A duplicated hash value is called a collision and the four researchers' paper can be downloaded here. Such a hash function is not un-crackable. It relies for its effectiveness on the great amount of time required to break it. Until the Chinese team's work, several million hours of compute time would have been needed. They showed that it could be done within a few hours on a standard PC.

If MD5 is flawed then data uniqueness cannot be guaranteed. Thus, for example, Centera's ability to guarantee data integrity would be compromised and compliance regimes based on it could no longer be trusted. MD5 is also used by the Apache web server to guarantee integrity of downloadable source code data on mirror sites. Sun also uses it in its Solaris fingerprint database to assure the integrity of downloadable binary files.

Code designed to reveal the flaw can be found here.

Another hash function algorithm also used in data integrity applications, was also shown to be vulnerable at the same conference. However the SHA-1 vulnerability is not as severe as that shown with MD5.

What is the real effect of this?
The MD5 flaw could be used by a malicious hacker to get corrupted code onto unsuspecting users' machines by means of a forged hash code that deceives the affected server into treating the corrupted code as safe.

As an instance of this it is reported by Byte and Switch that Val Bercovici, Network Appliance’s chief technical architect of ILM data protection and compliance solutions, thinks there is now a problem with content-addressed storage - single-instance storage as he puts it. The MD5 flaw provides hackers with a shortcut method to crack the algorithm.

What might happen is that a hacker could generate a script to create a binary file with the same content address as an existing file. This cloned file could be sent to the hacker as an e-mail attachment, which gets stored in an MD5-based system. Then the hacker mails out the original file, which happens to contain sensitive or secret data. Because its hash value is the same as the cloned attachment the MD5 system doesn't store it. There is then no record of the secret data being sent out.

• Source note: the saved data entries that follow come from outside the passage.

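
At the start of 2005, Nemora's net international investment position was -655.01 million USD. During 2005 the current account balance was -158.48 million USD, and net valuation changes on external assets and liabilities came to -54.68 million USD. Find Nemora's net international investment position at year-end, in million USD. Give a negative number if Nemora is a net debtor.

Change in NIIP = current account + net valuation change = -158.48 + (-54.68) = -213.16
End-of-year NIIP = -655.01 + (-213.16) = -868.17

-868.17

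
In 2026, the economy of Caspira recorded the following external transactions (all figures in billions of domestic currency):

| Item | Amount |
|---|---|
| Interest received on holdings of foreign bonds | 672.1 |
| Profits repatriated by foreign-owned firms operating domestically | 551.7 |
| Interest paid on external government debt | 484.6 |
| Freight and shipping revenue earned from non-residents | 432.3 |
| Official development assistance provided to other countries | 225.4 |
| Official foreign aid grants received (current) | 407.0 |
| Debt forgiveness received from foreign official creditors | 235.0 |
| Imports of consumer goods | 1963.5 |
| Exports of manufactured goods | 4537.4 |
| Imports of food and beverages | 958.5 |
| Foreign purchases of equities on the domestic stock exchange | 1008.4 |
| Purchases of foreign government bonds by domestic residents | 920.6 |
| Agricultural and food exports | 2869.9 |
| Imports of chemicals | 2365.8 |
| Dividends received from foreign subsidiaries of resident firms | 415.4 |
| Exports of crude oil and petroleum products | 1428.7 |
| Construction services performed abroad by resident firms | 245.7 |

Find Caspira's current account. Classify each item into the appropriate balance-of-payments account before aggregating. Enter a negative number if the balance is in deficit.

Goods: -1963.5 - 958.5 - 2365.8 + 1428.7 + 2869.9 + 4537.4 = 3548.2
Services: 432.3 + 245.7 = 678.0
Primary income: 672.1 - 551.7 + 415.4 - 484.6 = 51.2
Secondary income: -225.4 + 407.0 = 181.6
Current account = 3548.2 + 678.0 + 51.2 + 181.6 = 4459.0
(Excluded from the current account — capital account: debt forgiveness received from foreign official creditors 235.0; financial account: foreign purchases of equities on the domestic stock exchange 1008.4, purchases of foreign government bonds by domestic residents 920.6.)

4459.0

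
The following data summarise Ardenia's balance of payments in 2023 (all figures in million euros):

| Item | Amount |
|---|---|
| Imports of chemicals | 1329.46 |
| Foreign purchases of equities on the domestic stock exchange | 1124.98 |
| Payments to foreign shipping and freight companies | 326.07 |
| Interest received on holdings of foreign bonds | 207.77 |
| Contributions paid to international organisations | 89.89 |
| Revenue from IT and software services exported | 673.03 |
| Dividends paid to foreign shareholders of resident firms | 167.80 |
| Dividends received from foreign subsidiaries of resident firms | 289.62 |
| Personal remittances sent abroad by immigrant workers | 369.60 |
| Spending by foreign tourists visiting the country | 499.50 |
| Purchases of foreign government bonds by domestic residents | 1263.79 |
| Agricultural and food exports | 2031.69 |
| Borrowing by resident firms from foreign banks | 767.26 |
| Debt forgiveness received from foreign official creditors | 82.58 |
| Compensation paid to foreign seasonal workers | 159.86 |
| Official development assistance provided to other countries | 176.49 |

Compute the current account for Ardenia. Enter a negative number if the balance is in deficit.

1082.44

Goods: -1329.46 + 2031.69 = 702.23
Services: 499.50 + 673.03 - 326.07 = 846.46
Primary income: 289.62 - 159.86 + 207.77 - 167.80 = 169.73
Secondary income: -369.60 - 176.49 - 89.89 = -635.98
Current account = 702.23 + 846.46 + 169.73 + (-635.98) = 1082.44
(Excluded from the current account — financial account: foreign purchases of equities on the domestic stock exchange 1124.98, purchases of foreign government bonds by domestic residents 1263.79, borrowing by resident firms from foreign banks 767.26; capital account: debt forgiveness received from foreign official creditors 82.58.)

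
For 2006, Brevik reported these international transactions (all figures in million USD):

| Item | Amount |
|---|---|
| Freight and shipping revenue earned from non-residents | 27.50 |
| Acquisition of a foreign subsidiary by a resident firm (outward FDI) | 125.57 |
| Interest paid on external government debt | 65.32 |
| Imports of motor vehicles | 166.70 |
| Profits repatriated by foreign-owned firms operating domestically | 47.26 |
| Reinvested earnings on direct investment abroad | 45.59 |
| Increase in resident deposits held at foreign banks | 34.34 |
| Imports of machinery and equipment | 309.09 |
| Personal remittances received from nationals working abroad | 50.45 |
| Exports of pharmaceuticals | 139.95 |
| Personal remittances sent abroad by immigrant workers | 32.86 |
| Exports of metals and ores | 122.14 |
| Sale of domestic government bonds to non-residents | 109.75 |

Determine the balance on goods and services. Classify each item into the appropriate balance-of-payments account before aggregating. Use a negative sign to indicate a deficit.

-186.20

Goods: 139.95 - 309.09 + 122.14 - 166.70 = -213.70
Services: 27.50
Trade balance = -213.70 + 27.50 = -186.20
(Excluded from the trade balance — financial account: acquisition of a foreign subsidiary by a resident firm (outward FDI) 125.57, increase in resident deposits held at foreign banks 34.34, sale of domestic government bonds to non-residents 109.75; primary income: interest paid on external government debt 65.32, profits repatriated by foreign-owned firms operating domestically 47.26, reinvested earnings on direct investment abroad 45.59; secondary income: personal remittances received from nationals working abroad 50.45, personal remittances sent abroad by immigrant workers 32.86.)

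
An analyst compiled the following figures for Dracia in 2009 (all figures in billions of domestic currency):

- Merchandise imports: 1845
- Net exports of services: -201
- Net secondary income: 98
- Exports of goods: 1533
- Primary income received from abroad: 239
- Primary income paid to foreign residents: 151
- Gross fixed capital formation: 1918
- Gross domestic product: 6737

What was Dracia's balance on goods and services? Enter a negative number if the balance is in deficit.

-513

Goods balance = 1533 - 1845 = -312
Services balance = -201
Trade balance (goods + services) = -312 + (-201) = -513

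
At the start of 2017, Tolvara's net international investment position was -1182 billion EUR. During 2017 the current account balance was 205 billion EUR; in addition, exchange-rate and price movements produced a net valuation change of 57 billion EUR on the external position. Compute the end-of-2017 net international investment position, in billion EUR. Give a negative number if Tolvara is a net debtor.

Change in NIIP = current account + net valuation change = 205 + 57 = 262
End-of-year NIIP = -1182 + 262 = -920

-920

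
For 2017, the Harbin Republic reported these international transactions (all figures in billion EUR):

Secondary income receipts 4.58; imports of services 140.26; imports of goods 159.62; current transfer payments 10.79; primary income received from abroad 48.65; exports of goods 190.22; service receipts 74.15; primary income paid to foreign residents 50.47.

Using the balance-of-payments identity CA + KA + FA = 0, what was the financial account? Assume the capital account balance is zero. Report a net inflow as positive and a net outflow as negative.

Goods balance = 190.22 - 159.62 = 30.60
Services balance = 74.15 - 140.26 = -66.11
Trade balance (goods + services) = 30.60 + (-66.11) = -35.51
Net primary income = 48.65 - 50.47 = -1.82
Net secondary income = 4.58 - 10.79 = -6.21
Current account = -35.51 + (-1.82) + (-6.21) = -43.54
Financial account = -(-43.54) = 43.54

43.54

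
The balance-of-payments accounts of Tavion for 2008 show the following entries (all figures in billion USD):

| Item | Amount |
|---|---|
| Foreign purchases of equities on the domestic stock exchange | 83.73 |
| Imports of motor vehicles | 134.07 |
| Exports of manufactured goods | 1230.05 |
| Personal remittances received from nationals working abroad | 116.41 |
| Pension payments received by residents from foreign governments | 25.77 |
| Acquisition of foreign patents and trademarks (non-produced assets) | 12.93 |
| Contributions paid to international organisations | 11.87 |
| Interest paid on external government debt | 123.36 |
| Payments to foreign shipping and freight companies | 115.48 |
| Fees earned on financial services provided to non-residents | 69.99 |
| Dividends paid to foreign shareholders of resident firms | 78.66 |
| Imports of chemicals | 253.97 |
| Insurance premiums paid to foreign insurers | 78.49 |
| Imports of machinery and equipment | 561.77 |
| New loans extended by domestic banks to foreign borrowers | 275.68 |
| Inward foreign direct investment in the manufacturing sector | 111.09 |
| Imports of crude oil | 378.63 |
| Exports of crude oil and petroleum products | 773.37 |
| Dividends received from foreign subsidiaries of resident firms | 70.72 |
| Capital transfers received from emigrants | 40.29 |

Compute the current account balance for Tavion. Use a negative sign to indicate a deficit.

550.01

Goods: -378.63 - 253.97 - 134.07 + 773.37 + 1230.05 - 561.77 = 674.98
Services: -78.49 + 69.99 - 115.48 = -123.98
Primary income: -78.66 + 70.72 - 123.36 = -131.30
Secondary income: 116.41 + 25.77 - 11.87 = 130.31
Current account = 674.98 + (-123.98) + (-131.30) + 130.31 = 550.01
(Excluded from the current account — financial account: foreign purchases of equities on the domestic stock exchange 83.73, new loans extended by domestic banks to foreign borrowers 275.68, inward foreign direct investment in the manufacturing sector 111.09; capital account: acquisition of foreign patents and trademarks (non-produced assets) 12.93, capital transfers received from emigrants 40.29.)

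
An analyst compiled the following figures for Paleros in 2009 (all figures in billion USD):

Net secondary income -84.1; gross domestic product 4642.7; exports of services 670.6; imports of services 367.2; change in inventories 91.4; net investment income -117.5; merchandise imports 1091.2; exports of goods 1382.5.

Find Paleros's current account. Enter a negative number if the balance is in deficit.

393.1

Goods balance = 1382.5 - 1091.2 = 291.3
Services balance = 670.6 - 367.2 = 303.4
Trade balance (goods + services) = 291.3 + 303.4 = 594.7
Net primary income = -117.5
Net secondary income = -84.1
Current account = 594.7 + (-117.5) + (-84.1) = 393.1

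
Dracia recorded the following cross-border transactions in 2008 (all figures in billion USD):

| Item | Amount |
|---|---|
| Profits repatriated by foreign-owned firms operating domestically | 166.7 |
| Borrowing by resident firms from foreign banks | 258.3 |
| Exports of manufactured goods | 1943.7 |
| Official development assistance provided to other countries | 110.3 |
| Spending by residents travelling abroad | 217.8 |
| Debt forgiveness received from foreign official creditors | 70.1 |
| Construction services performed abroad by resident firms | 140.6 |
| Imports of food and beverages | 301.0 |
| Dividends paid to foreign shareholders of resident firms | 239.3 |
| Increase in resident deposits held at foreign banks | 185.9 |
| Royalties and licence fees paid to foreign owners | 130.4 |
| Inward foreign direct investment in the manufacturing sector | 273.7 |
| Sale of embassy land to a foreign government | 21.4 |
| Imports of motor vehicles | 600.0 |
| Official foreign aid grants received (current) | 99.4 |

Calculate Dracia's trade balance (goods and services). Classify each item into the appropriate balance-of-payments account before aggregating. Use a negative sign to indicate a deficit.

Goods: 1943.7 - 600.0 - 301.0 = 1042.7
Services: -217.8 + 140.6 - 130.4 = -207.6
Trade balance = 1042.7 + (-207.6) = 835.1
(Excluded from the trade balance — primary income: profits repatriated by foreign-owned firms operating domestically 166.7, dividends paid to foreign shareholders of resident firms 239.3; financial account: borrowing by resident firms from foreign banks 258.3, increase in resident deposits held at foreign banks 185.9, inward foreign direct investment in the manufacturing sector 273.7; secondary income: official development assistance provided to other countries 110.3, official foreign aid grants received (current) 99.4; capital account: debt forgiveness received from foreign official creditors 70.1, sale of embassy land to a foreign government 21.4.)

835.1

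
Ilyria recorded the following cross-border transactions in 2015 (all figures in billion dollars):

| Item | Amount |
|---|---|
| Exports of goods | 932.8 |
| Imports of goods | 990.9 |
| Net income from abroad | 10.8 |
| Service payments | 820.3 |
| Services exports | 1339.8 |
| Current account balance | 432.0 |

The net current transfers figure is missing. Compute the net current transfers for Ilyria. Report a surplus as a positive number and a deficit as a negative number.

-40.2

Current account = goods balance + services balance + net primary income + net secondary income
Sum of the known components = 472.2
Net current transfers = CA - (known components) = 432.0 - 472.2 = -40.2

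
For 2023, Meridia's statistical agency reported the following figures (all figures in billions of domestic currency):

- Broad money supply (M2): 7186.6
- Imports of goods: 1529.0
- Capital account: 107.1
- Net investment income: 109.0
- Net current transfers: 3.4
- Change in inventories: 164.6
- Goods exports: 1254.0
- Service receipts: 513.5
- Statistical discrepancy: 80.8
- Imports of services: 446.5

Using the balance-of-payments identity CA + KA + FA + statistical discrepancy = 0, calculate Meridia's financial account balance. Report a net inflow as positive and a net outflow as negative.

Goods balance = 1254.0 - 1529.0 = -275.0
Services balance = 513.5 - 446.5 = 67.0
Trade balance (goods + services) = -275.0 + 67.0 = -208.0
Net primary income = 109.0
Net secondary income = 3.4
Current account = -208.0 + 109.0 + 3.4 = -95.6
Financial account = -(-95.6 + 107.1 + 80.8) = -92.3

-92.3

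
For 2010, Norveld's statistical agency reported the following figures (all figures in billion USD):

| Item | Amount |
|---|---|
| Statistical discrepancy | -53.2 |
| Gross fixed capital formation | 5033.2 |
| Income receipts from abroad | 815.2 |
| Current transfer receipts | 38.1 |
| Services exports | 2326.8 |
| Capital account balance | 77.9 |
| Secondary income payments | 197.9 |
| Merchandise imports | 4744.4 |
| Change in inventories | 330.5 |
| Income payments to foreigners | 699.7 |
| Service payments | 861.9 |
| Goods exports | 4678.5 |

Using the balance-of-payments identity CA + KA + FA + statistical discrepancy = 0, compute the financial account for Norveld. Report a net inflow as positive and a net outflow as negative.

Goods balance = 4678.5 - 4744.4 = -65.9
Services balance = 2326.8 - 861.9 = 1464.9
Trade balance (goods + services) = -65.9 + 1464.9 = 1399.0
Net primary income = 815.2 - 699.7 = 115.5
Net secondary income = 38.1 - 197.9 = -159.8
Current account = 1399.0 + 115.5 + (-159.8) = 1354.7
Financial account = -(1354.7 + 77.9 + (-53.2)) = -1379.4

-1379.4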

While theoretically possible in the future this is not what the four Chinese researchers actually showed, according to Roy Sanford, EMC’s VP of CAS, mentioned in the same report. They showed random files could have duplicate addresses. They didn't generate a file which specifically had the same address as a target file. He also points out that Centera uses MD5 plus another EMC algorithm which has not been shown to be vulnerable. Centera files have not been demonstrated to be compromised.

Crypto 2004's chairman, Jim Hughes, is reported elsewhere as commenting that MD5 is now compromised and data integrity methods using it had better move on to use better algorithms.